Inilah film Marvel pertama yang hampir semua pemerannya adalah Afro-Amerika. Selain Boseman, ada Lupita Nyong’o sebagai Nakia, Michael B. Jordan sebagai Erik Killmonger, Danai Gurira sebagai Okoye, Daniel Kaluuya sebagai W’Kabi, dan seterusnya. Deretan aktor itu mendapat arahan sutradara muda yang juga berdarah Afro-Amerika, Ryan Coogler.
Coogler punya visi yang jelas. Selain penggemar Black Panther sejak zaman komik, ia sendiri bagian dari kelompok yang diangkat dalam film ini yang di dunia nyata punya sejarah panjang represi. Ia, misalnya, memilih Oakland sebagai salah satu latar film ini. Oakland adalah kota kelahiran Coogler sekaligus tempat pembuatan film pertamanya, Fruitvale Station, yang berdasarkan pada kisah nyata seorang pemuda kulit hitam yang tewas ditembak polisi kulit putih akibat prasangka. Maka, untuk Black Panther, Coogler menggali sedalam-dalamnya jantung tradisi Afrika untuk menghadirkan Afrika yang jauh dari sangkaan kita semua.
Hasilnya, Wakanda yang merupakan bagian terbaik film ini. Wakanda adalah negara fiksi yang hanya ada dalam atlas dunia bikinan Marvel. Bahkan di jagat raya Marvel pun Wakanda adalah sebuah misteri. Ia tak punya hubungan dagang dengan negara lain, tertutup, dan hanya dikenal sebagai negara agraris yang miskin.

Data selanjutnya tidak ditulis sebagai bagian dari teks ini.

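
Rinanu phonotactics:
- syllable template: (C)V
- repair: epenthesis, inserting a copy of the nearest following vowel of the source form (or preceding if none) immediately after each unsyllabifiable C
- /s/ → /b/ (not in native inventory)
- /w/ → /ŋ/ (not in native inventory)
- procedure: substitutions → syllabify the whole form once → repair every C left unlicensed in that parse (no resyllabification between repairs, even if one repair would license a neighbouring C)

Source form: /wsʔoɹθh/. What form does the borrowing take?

Substitution: /w/ → /ŋ/, /s/ → /b/, giving /ŋbʔoɹθh/.
Syllabifying with onset maximization leaves /ŋ/, /b/, /ɹ/, /θ/, /h/ stranded (no codas are permitted; onsets are limited to one consonant).
Inserting the epenthetic vowel yields /ŋ/ → /ŋo/, /b/ → /bo/, /ɹ/ → /ɹo/, /θ/ → /θo/, /h/ → /ho/.

ŋoboʔoɹoθoho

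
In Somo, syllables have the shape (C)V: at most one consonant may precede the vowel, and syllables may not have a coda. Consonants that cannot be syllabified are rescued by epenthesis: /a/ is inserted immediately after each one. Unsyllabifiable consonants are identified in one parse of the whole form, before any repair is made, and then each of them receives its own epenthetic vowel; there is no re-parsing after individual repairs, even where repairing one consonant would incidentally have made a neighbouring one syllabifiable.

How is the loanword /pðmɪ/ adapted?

paðamɪ

Under (C)V, the unsyllabifiable consonants are /p/, /ð/ (no codas are permitted; onsets are limited to one consonant).
Epenthesis after each stranded consonant: /p/ → /pa/, /ð/ → /ða/.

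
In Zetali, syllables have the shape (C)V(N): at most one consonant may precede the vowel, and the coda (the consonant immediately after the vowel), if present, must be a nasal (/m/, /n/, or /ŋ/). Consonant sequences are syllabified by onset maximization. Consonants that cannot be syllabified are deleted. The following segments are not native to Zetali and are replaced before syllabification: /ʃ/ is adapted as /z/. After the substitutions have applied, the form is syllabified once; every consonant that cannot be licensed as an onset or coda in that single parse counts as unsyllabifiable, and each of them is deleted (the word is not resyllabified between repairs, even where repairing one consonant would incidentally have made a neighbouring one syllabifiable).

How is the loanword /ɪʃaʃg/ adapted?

ɪza

Substitution: /ʃ/ → /z/, giving /ɪzazg/.
The consonants /z/, /g/ cannot be parsed into a legal (C)V(N) syllable (only a nasal (/m/, /n/, or /ŋ/) is licensed in coda position; onsets are limited to one consonant).
Each unlicensed consonant is deleted: /z/, /g/.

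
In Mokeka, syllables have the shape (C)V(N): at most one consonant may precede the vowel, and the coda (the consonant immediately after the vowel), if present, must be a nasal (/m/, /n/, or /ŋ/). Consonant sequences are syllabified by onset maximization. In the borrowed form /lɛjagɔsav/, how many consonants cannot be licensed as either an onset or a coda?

Syllabifying with onset maximization leaves /v/ stranded (only a nasal (/m/, /n/, or /ŋ/) is licensed in coda position; onsets are limited to one consonant).

1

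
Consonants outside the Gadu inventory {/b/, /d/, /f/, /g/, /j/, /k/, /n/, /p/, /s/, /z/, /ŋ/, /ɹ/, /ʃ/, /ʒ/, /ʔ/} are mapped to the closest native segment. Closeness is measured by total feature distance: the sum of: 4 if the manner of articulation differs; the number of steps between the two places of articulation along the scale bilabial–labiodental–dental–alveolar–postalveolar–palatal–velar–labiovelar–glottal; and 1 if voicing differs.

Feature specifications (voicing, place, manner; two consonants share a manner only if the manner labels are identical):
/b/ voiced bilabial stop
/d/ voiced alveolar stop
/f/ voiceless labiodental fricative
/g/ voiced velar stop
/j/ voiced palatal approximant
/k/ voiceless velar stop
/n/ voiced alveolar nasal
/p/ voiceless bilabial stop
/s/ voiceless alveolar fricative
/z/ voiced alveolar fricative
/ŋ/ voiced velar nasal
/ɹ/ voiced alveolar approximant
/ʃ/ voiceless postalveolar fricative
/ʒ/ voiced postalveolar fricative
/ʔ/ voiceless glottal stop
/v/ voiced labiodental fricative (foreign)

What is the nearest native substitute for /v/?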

Padahal, ketika kabut di tengah sabana dan gunung-gunung Afrika tersibak, kita melihat Wakanda yang aduhai canggihnya. Gedung pencakar langit futuristik berdampingan harmonis dengan pasar tradisional yang hidup, mobil dan kereta api melesat kencang di udara, jalanan penuh manusia berkostum warna-warni cerah khas suku-suku Afrika yang amat akrab dengan teknologi maju.
Rahasianya adalah vibranium, logam superkaya manfaat yang melimpah di bawah tanah Wakanda. Contoh kekuatan vibranium terlihat pada perisai Kapten Amerika yang tak mempan tergores oleh apa pun. Tambang vibranium inilah yang selama ratusan tahun dijaga rapat oleh rakyat Wakanda agar tak terendus negara lain yang sangat mungkin akan menggunakannya dengan serakah. Wakanda dapat dianggap sebagai imaji bagaimana jika negara-negara Afrika (dan negara lain di dunia) tak pernah disentuh penjajah dan dibiarkan mengelola kekayaan alam untuk kemakmuran rakyatnya sendiri.

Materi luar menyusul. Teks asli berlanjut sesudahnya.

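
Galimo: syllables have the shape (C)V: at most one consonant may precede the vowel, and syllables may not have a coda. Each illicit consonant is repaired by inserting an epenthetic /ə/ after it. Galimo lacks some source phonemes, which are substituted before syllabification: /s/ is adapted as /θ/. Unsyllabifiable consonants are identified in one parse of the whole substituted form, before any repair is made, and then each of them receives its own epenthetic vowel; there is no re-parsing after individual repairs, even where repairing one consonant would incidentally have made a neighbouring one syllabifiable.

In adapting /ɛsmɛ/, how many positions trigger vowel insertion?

1

After substitution the input is /ɛθmɛ/.
The unsyllabifiable consonants are /θ/; each receives one epenthetic vowel.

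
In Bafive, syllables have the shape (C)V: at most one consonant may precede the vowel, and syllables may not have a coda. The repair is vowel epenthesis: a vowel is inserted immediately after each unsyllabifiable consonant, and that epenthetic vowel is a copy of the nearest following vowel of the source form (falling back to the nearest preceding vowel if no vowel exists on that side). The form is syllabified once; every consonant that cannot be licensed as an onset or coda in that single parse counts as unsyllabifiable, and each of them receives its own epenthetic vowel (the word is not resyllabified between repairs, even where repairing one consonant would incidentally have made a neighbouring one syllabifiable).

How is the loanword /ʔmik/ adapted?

The consonants /ʔ/, /k/ cannot be parsed into a legal (C)V syllable (no codas are permitted; onsets are limited to one consonant).
Epenthesis after each stranded consonant: /ʔ/ → /ʔi/, /k/ → /ki/.

ʔimiki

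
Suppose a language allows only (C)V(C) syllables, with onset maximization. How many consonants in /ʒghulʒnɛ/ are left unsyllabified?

3

The consonants /ʒ/, /g/, /ʒ/ cannot be parsed into a legal (C)V(C) syllable (at most one coda consonant is licensed; onsets are limited to one consonant).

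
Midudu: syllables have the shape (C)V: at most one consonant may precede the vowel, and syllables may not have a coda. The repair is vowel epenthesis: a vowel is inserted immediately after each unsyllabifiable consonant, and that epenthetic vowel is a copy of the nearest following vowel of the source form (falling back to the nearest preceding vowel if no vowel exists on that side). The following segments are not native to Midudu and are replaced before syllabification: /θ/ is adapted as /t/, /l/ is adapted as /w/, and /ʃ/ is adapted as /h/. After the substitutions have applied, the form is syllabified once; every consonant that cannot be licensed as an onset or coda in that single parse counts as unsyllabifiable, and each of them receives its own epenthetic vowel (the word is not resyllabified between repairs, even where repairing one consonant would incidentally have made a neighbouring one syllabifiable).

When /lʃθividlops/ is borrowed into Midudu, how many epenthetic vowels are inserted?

5

After substitution the input is /whtividwops/.
The unsyllabifiable consonants are /w/, /h/, /d/, /p/, /s/; each receives one epenthetic vowel.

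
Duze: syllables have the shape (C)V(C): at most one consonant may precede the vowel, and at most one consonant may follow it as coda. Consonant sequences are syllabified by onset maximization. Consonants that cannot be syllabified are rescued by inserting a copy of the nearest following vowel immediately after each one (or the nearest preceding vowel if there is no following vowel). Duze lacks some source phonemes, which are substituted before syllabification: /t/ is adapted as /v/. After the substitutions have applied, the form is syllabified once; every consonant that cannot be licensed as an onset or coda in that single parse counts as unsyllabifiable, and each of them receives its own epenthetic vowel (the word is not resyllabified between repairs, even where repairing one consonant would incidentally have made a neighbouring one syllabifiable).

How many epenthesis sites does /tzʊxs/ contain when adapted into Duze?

2

After substitution the input is /vzʊxs/.
The unsyllabifiable consonants are /v/, /s/; each receives one epenthetic vowel.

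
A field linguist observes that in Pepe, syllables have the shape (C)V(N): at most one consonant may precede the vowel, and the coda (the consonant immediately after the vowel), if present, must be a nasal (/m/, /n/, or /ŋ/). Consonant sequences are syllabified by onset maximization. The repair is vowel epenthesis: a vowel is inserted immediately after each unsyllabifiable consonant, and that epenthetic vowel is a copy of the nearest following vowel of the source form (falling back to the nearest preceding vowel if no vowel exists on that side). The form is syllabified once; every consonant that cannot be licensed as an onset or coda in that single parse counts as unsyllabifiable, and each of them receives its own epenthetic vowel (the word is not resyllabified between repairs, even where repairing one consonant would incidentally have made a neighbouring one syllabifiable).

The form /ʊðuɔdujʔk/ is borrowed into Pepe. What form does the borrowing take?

ʊðuɔdujuʔuku

The consonants /j/, /ʔ/, /k/ cannot be parsed into a legal (C)V(N) syllable (only a nasal (/m/, /n/, or /ŋ/) is licensed in coda position; onsets are limited to one consonant).
Each unlicensed consonant becomes the onset of a new syllable: /j/ → /ju/, /ʔ/ → /ʔu/, /k/ → /ku/.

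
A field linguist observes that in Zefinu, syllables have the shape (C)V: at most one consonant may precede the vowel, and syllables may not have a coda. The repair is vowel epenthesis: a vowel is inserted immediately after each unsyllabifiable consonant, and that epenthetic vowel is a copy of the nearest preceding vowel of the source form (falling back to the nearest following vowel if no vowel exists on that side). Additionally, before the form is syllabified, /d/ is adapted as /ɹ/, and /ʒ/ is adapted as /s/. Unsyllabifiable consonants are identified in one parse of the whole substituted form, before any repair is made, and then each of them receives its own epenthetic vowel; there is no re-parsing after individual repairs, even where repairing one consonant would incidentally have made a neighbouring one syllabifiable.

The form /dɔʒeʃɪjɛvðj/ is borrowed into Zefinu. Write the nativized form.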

Karena mengandalkan peralatan canggih dari vibranium alih-alih kekuatan super, Black Panther lebih mengingatkan pada James Bond ketimbang rekan-rekannya di Marvel. Adegan perkelahian di kasino dan kebut-kebutan di jalanan Busan tampak seperti adegan yang biasa dialami Bond. Musuh Black Panther yang awal-awal dimunculkan pun-Ulysses Klaue (Andy Serkiss)-sedikit mengecewakan karena ia penjahat bermotif dangkal pada umumnya yang hanya peduli pada uang yang dapat dikeruk dari penjualan vibranium.

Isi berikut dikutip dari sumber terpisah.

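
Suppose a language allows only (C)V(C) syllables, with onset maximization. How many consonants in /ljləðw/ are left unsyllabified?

Under (C)V(C), the unsyllabifiable consonants are /l/, /j/, /w/ (at most one coda consonant is licensed; onsets are limited to one consonant).

3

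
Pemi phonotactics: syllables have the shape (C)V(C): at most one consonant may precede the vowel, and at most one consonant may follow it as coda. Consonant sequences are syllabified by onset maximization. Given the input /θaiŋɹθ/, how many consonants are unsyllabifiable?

2

The consonants /ɹ/, /θ/ cannot be parsed into a legal (C)V(C) syllable (at most one coda consonant is licensed; onsets are limited to one consonant).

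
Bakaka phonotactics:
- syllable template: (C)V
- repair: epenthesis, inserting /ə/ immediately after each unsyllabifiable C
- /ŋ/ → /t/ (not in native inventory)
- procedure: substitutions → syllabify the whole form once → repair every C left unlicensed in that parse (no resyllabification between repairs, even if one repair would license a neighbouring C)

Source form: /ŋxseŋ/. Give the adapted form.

Substitution: /ŋ/ → /t/, giving /txset/.
The consonants /t/, /x/, /t/ cannot be parsed into a legal (C)V syllable (no codas are permitted; onsets are limited to one consonant).
Each unlicensed consonant becomes the onset of a new syllable: /t/ → /tə/, /x/ → /xə/, /t/ → /tə/.

təxəsetə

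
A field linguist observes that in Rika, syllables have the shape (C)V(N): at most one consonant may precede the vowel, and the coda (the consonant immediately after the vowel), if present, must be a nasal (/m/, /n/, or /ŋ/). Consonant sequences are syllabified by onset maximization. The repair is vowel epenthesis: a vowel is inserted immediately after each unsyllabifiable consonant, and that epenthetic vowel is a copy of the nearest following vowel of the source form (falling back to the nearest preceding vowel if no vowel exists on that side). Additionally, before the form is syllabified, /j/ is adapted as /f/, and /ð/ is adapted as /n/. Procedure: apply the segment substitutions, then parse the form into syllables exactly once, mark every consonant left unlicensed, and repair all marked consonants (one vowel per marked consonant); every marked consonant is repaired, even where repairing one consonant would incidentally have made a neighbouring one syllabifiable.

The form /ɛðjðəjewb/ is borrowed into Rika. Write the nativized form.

ɛnfənəfewebe

Substitution: /ð/ → /n/, /j/ → /f/, giving /ɛnfnəfewb/.
Under (C)V(N), the unsyllabifiable consonants are /f/, /w/, /b/ (only a nasal (/m/, /n/, or /ŋ/) is licensed in coda position; onsets are limited to one consonant).
Epenthesis after each stranded consonant: /f/ → /fə/, /w/ → /we/, /b/ → /be/.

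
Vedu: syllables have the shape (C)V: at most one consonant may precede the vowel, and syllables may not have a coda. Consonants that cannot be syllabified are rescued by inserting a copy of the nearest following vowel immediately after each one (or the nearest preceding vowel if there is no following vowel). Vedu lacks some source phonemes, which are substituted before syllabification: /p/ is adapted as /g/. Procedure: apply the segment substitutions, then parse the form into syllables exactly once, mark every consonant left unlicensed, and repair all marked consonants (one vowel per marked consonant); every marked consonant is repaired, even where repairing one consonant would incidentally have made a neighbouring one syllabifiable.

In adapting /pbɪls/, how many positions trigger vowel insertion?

3

After substitution the input is /gbɪls/.
The unsyllabifiable consonants are /g/, /l/, /s/; each receives one epenthetic vowel.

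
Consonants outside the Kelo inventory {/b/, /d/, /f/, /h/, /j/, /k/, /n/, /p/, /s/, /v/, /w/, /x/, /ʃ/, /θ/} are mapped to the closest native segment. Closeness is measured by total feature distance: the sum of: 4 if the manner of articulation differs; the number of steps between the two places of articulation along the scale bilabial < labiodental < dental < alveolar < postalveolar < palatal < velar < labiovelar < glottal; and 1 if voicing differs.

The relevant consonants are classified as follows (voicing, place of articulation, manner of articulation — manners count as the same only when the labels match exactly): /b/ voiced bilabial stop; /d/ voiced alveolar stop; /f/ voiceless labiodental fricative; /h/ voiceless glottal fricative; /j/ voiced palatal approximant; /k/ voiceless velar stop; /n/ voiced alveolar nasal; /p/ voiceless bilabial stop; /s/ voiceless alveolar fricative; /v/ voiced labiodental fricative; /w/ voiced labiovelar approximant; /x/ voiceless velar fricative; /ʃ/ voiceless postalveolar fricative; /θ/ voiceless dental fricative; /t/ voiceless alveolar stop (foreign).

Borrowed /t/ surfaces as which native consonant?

d

/d/ is closest: same manner (stop), place distance 0 (alveolar→alveolar), voicing differs (+1); total 1. Next closest is /k/ at distance 3.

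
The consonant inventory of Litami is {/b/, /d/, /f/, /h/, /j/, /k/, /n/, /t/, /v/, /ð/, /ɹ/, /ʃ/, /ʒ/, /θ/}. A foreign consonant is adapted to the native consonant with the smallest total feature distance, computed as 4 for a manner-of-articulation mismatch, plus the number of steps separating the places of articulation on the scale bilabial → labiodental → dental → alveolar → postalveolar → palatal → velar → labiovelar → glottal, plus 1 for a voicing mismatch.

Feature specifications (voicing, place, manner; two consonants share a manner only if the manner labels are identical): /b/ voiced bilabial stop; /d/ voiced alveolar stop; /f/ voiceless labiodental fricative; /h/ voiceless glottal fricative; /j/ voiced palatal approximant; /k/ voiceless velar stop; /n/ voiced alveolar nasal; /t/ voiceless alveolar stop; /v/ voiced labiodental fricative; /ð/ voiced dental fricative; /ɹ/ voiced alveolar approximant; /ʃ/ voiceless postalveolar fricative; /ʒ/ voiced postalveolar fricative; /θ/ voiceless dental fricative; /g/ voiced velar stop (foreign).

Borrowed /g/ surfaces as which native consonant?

/k/ is closest: same manner (stop), place distance 0 (velar→velar), voicing differs (+1); total 1. Next closest is /d/ at distance 3.

k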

Untunglah Klaue buru-buru menepi dan lawan Black Panther sebenarnya pun muncul, yaitu Killmonger, yang diperankan dengan begitu pantas oleh Michael B. Jordan. Killmonger tak punya kekuatan super, hanya tekad baja yang dapat membuat kita bertanya-tanya sebenarnya tindakan mana yang lebih benar. Apakah menyimpan vibranium demi sebesar-besar kemakmuran sendiri dan menjauhkannya dari kaum kapitalis serakah atau membaginya dengan kelompok marginal lain di seluruh dunia agar mereka bisa-seperti Wakanda-punya posisi tawar? Membangun dinding atau membangun jembatan?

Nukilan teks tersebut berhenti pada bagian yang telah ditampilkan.